Stimmung in Ostukraine immer düsterer

In der Ostukraine wird die Sicherheitslage immer prekärer. Immer mehr internationale Beobachter und Journalisten verlassen die Stadt Donezk. Die OSZE-Beobachter haben sich in den Nachbarbezirk Dnepropetrowsk abgesetzt, zwei Missionen sind nach wie vor in prorussischer Hand. Immer schwieriger wird auch die Lage bekennender Ukrainer, weil Kiew und die Ukraine medial immer mehr zum Feindbild werden.

Mittagsjournal, 2.6.2014

Aus Donezk berichtet

Allgemeine Angst ums Leben

Der Gottesdienst in der griechisch-katholischen Kirche in Donezk war gestern besonders feierlich. Grund war die Erstkommunion für drei Buben zum Abschluss des Schuljahres. Alle Drei trugen das reich bestickte weiße Hemd der ukrainischen Tracht und wurden vom Priester vor dem Eingang in die Kirche empfangen. Trotzdem bevölkerten die Kirche aber nur weniger Gläubige als bei derartigen Anlässen üblich. Dazu sagt Vater Wasil Pantiluk: "Es kommen jetzt weniger in die Kirche, und zwar aus zwei Gründen; erstens haben die Ferien schon begonnen; und zweitens gibt es die Kriegshandlungen, die auch dazu führen, dass die Eltern mit ihren Kindern wegfahren. Es gibt eine allgemeine Angst um das Leben; weil ein Menschenleben nichts wert ist, wenn man hört, dass einem Scharfschützen das Leben eines Soldaten 100 US-Dollar und das eines Offiziers 1000 US-Dollar einbringt. Die Menschen wollen keinen Krieg."

Die griechisch-katholische Kirche ist eine orthodoxe Kirche, die aber das Primat des Papstes anerkennt. Sie ist ein starker Träger der ukrainischen Identität. Ukrainisch ist derzeit in Donezk noch ungeliebter als früher, wie die Religionslehrerin Tatjana Mikolajewna selbst erlebt hat: "Im Autobus hat mich jüngst eine Frau als Faschistin bezeichnet, weil ich Ukrainisch gesprochen habe. Ich habe ihr ruhig erwidert, dass ich aus Donezk stamme und erklärt, dass wir jedes Jahr in die Westukraine fahren, und dass uns dort niemand daran hindert, russisch zu sprechen. Sie hat dann auch ruhig reagiert. Ich selbst spreche zu Hause russisch, weil meine Eltern russisch sprechen. Doch wir leben in der Ukraine und wir müssen unsere Staatssprache können, und das gilt auch für unsere Kinder." Auch deren Zukunft wird immer unsicherer.

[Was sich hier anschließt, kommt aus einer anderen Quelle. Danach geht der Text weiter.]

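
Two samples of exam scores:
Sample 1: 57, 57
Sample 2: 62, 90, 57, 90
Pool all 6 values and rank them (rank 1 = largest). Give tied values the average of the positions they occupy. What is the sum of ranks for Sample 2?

Sorted (descending): 90, 90, 62, 57, 57, 57
The 2 values of 90 occupy positions 1–2 → average rank (1+2)/2 = 1.5.
The 3 values of 57 occupy positions 4–6 → average rank 5.
Sample 2 values → pooled ranks: 62→3, 90→1.5, 57→5, 90→1.5
Rank sum = 3 + 1.5 + 5 + 1.5 = 11

11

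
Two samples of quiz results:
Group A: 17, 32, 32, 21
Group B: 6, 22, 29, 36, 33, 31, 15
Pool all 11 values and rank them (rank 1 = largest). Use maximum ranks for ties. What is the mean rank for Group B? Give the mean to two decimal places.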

Flüchtlingswelle in die EU?

Eine friedliche Lösung in der Ostukraine ist nicht in Sicht, die Unsicherheit wird immer größer und die Wirtschaftslager immer schlechter. Dazu sagt nach dem Gottesdienst die russisch-sprechende Galina: "Mehr als die Hälfte der Betriebe in Donezk stehen still. Die Menschen sind sich nicht wirklich bewusst, was geschieht, denn es herrscht ein Informationskrieg und die Nachrichten sind widersprüchlich. Ich war in einem Kloster des Moskauer Patriarchats. Dort sind alle für die Volksrepublik von Donezk, obwohl keiner von deren Führern und deren Programm eine Ahnung hat. Die Menschen verstehen auch nicht, dass die Abspaltung von Donezk und Lugansk von der Ukraine einen wirtschaftlichen Zusammenbruch bedeuten würde."

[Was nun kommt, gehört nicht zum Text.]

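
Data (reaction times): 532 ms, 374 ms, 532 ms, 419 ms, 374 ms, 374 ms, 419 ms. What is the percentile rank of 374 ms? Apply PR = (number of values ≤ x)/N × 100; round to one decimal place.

42.9

N = 7.
Strictly below 374: 0. Equal to 374: 3.
PR = 3/7 × 100 = 42.9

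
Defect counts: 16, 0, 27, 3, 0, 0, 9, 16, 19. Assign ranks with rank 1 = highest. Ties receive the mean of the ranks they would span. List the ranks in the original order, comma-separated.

Sorted (descending): 27, 19, 16, 16, 9, 3, 0, 0, 0
The 2 values of 16 occupy positions 3–4 → average rank (3+4)/2 = 3.5.
The 3 values of 0 occupy positions 7–9 → average rank 8.

3.5, 8, 1, 6, 8, 8, 5, 3.5, 2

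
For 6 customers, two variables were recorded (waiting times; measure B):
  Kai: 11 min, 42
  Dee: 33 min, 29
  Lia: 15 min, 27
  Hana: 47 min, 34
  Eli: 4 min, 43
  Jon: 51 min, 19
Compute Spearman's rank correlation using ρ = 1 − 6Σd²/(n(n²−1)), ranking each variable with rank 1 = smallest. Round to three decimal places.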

Trotz der düsteren Aussichten will Galina, die Mutter eines 14jährigen Buben, nicht wegziehen: "Ich fühle nicht, dass meine Familie hier sicher ist, doch ich bereite mich nicht darauf vor, wegzugehen. Das ist hier meine Heimat." Doch viele denken anders; sollte es zum Schlimmsten kommen, könnte sich die EU auf eine neue Flüchtlingswelle einstellen müssen.